もう一つの人間観
『もう一つの人間観』は僕の恩師の和田重正先生の著作です。この本は50年ほど前に柏樹社より初版が発行されましたが、その後地湧社によって発行されました。この度在庫がなくなったのを機に再販されることになりました。稀に見る良書ですので、みなさんにお勧めいたします。なお、再版には若干の期日を要しますので、その節にはこの『いのちの塾』のブログを通じて、改めてみなさんにご連絡いたします。以下の文章はぼくが地湧社に依頼されて書いたものです。ご一読ください。
推薦の言葉
本書の著者、和田重正先生は10代半ばに「自分とは何か?自分はどう生きるべきか?」という大疑問に直面され、苦悩すること約10年、ついに完全に行き詰まり、まさに命を絶とうとした時に、桃の花を見て、この世界の真の姿と真の生き方に目覚められたそうです。その後は生涯市井にあって青少年の人間教育に尽力されました。ご著書も多数あり、それぞれ特色がありますが、本書は言わば、それらの本の集大成と言ってもよいでしょう。

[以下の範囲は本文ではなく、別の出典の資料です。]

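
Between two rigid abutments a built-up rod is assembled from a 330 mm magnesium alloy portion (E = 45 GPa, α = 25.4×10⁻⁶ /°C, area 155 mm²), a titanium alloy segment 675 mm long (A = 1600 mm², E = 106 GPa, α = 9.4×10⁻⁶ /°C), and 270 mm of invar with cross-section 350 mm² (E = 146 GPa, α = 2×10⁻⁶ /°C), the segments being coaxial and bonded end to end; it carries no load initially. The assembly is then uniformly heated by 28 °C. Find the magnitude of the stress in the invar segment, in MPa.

Free thermal expansion of the whole bar: Σ αᵢΔT Lᵢ = 25.4×10⁻⁶×28×330 + 9.4×10⁻⁶×28×675 + 2×10⁻⁶×28×270 = 0.4275 mm.
Since the ends are fixed, an axial force P builds up, equal in every segment, with P · Σ Lᵢ/(AᵢEᵢ) = δ_free.
The series flexibility is Σ Lᵢ/(AᵢEᵢ) = 330/(155×45×10³) + 675/(1600×106×10³) + 270/(350×146×10³) = 5.658×10⁻⁵ mm/N.
So P = 0.4275 / 5.658×10⁻⁵ = 7.556 kN, compressive.
σ_{invar} = P / A = 7556 / 350 = 21.59 MPa.

σ ≈ 21.6 MPa (compressive)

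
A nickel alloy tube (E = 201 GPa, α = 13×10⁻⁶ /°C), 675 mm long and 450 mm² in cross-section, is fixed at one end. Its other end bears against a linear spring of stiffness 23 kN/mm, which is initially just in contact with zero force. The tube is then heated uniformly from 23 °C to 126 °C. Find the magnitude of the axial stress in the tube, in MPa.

If the spring were absent the tube would lengthen by αΔT L = 13×10⁻⁶ × 103 × 675 = 0.9038 mm.
Let P be the compressive force at the spring. The tube shortens elastically by PL/(AE) and the spring compresses by P/k; together these equal δ_free.
P [ L/(AE) + 1/k ] = δ_free → P [ 675/(450×201×10³) + 1/(23×10³) ] = 0.9038.
P = 0.9038 / 5.094×10⁻⁵ = 17740 N.
σ = P/A = 17740/450 = 39.43 MPa.

σ ≈ 39.4 MPa (compressive)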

私たちはもの心がついて以来、家庭、学校教育、友人関係、テレビや新聞の報道など周囲の影響を強く受けながら育っていきます。それは社会人になってからも続きます。その結果、よくよく確かめてみると、真実でないことをあたかも真実であるかのように思い込んでいたり、本当はよくわかっていなければならない大切なことがほとんどわかっていないことが意外にあります。その代表が「この自分とは何だろう?」というテーマです。

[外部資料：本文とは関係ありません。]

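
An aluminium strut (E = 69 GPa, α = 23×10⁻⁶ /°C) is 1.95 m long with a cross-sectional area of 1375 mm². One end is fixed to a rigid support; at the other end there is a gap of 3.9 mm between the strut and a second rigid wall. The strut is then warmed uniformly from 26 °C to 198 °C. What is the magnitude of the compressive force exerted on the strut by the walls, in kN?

P ≈ 186 kN

Free thermal elongation = αΔT L = 23×10⁻⁶ × 172 × 1950 = 7.714 mm.
After closing the 3.9 mm clearance, 7.714 − 3.9 = 3.814 mm of expansion remains to be suppressed by the wall.
That suppressed elongation corresponds to σ = E·Δ/L = 69×10³ × 3.814/1950 = 135 MPa.
Force on the wall = σA = 135 × 1375 mm² = 185.6 kN.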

しかし、このテーマは「真実は~~だから~~である」などと単に理屈を教えてもらったとしても、「なるほど!」と実感的に理解し納得することは非常に難しいと言わざるをえません。それは、学んでいる“生身の自分“自身がテーマだからです。その点、和田先生の人間教育の特徴は「教えない教育」だと言えます。すなわち、“生身の自分“が先生の書かれたものを読んで行くうちに、内面から触発されて、自然に真実に目覚めるように導かれて行きます。
本書においては、和田先生独自の観点から、まず人間の欲望や本能の特徴やその働きの持つ意味について、次に、生物の進化と人間の一大特徴である大脳の役割やその意味についても述べられ、そもそも人間はどのような特徴と役割を持ってこの大宇宙に誕生したのかということについて明確に説明されています。読者はそれを読み進みながら、自分自身を振り返り「自分とは何ものか?どう生きればよいのか?」ということについて自覚を深めて行くことでしょう。

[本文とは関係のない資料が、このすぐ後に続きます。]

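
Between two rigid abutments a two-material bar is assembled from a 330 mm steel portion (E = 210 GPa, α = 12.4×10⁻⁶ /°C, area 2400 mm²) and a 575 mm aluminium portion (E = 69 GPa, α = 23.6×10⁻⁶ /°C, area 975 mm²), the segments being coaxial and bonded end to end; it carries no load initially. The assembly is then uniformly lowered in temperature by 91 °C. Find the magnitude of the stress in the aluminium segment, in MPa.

If the supports were absent, the total length change would be Σ αᵢΔT Lᵢ = 12.4×10⁻⁶×91×330 + 23.6×10⁻⁶×91×575 = 1.607 mm.
Since the ends are fixed, an axial force P builds up, equal in every segment, with P · Σ Lᵢ/(AᵢEᵢ) = δ_free.
The series flexibility is Σ Lᵢ/(AᵢEᵢ) = 330/(2400×210×10³) + 575/(975×69×10³) = 9.202×10⁻⁶ mm/N.
So P = 1.607 / 9.202×10⁻⁶ = 174.7 kN, tensile.
σ_{aluminium} = P / A = 174700 / 975 = 179.1 MPa.

σ ≈ 179 MPa (tensile)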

そういう意味で、和田先生が書かれたことの真意を本当に理解するためには、一つ一つの段落を味わいながら繰り返し読むことが秘訣だと言えましょう。心掛けてそうして、ある箇所を読んでいるうちに、突然目から鱗が落ちるように、「なるほど!」と心から納得するようなことが何回も起きます。そういう体験を繰返しているうちに、いつの間にか、まったく新しい心の眼で本書を読み返している自分自身に気がつかれるでしょう。
私自身は、本書をはじめて読んでから今日まで約50年になりますが、お陰様でその間どんな状況にあっても、心の底ではいつも深い安心の中で生きてきました。そういう自分自身の体験からも、本書は自分というものを深く知り、真に意義ある人生を生きるための絶好の書だと思います。今でも読む度に新しい気づきがあり、感謝の念で一杯です。本書を心からお勧めいたします。